I've not posted about the whitening yet because honestly, I have mixed feelings on it. White hair is not really a color. My understanding is white hair is hair with a lack of color. The Pure Paws Magic White is adding a layer of white color to the hair. It is non-drying and still has a PH Balance of 7 so is still tear free. You could use it weekly if you wanted to keep adding layer upon layer of white to get to the desired whiteness you want without drying the hair. However, depending on how porous a certain dogs hair shaft is, you could end up with a purplish cast. I would not use it on a dog that has been bleached or has used other harsh whitening shampoos. I used it on Jett and Callie and they were super white and looked great at my house and outside. Zoe was definitely looking yellowish compared to them. But under certain light, like fluorescent like I have at the store, it made them have a bit of a grayish tinge to them. Like they were dirty. After 2 washings that was gone so nothing permanent. I had been hearing good results of using the No Rinse Shampoo and Ultra Brightening Shampoo to get stains out, and mixing them 50/50. The No Rinse dilutes the consistency of the Brightening shampoo so I did not add any water. Honestly, Zoe was just as white as Jett and Callie were without the grayish tinge under certain lights. So for me anyway, I'll stick with the Ultra Brightening and No Rinse Combo. In fact, that's what I'm using now for our morning face washes. I do LOVE the Sealer Magic. It's phenomenal! Don't know if she mixed some of the Ultra Silk in it but I love it as much as the conditioner cocktail I love using the Silk and the Ultra Moisturizing Conditioner. It is not heat activated like the other conditioners are and you do need to rinse it out just like all the other conditioners. Still like the smell of the Silk and Ultra Moisturizing Conditioner best too.

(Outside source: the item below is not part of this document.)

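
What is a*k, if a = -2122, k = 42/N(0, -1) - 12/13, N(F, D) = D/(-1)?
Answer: -1133148/13 ≈ -87165.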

Soooo...that's my review on the new Magic White Shampoo and Sealer. You do have to get the Sealer or the color will not stay in the hair. I think for urine stains on the skirt, I would try the Ultra Brightening/No Rinse Combo first. If you don't get the results you want, then maybe try the Magic White. For red paw stains...I know Ed said he liked the results he got with the Magic White. I fortunately don't have that problem so I can't experiment with my fluffs. I've had a few people order it from me and so far they were pleased with the results. I just want to make sure, especially for those in the show ring where they may be under fluorescent lights, what I noticed.

ETA: If using the No Rinse/Ultra Brightening Shampoo Combo as the first bath, you *MUST* use either the Reconstructing Shampoo or Oatmeal Shampoo for the 2nd bath. There are no conditioners in the No Rinse and you need to add that back in with the 2nd bath. :thumbsup:


----------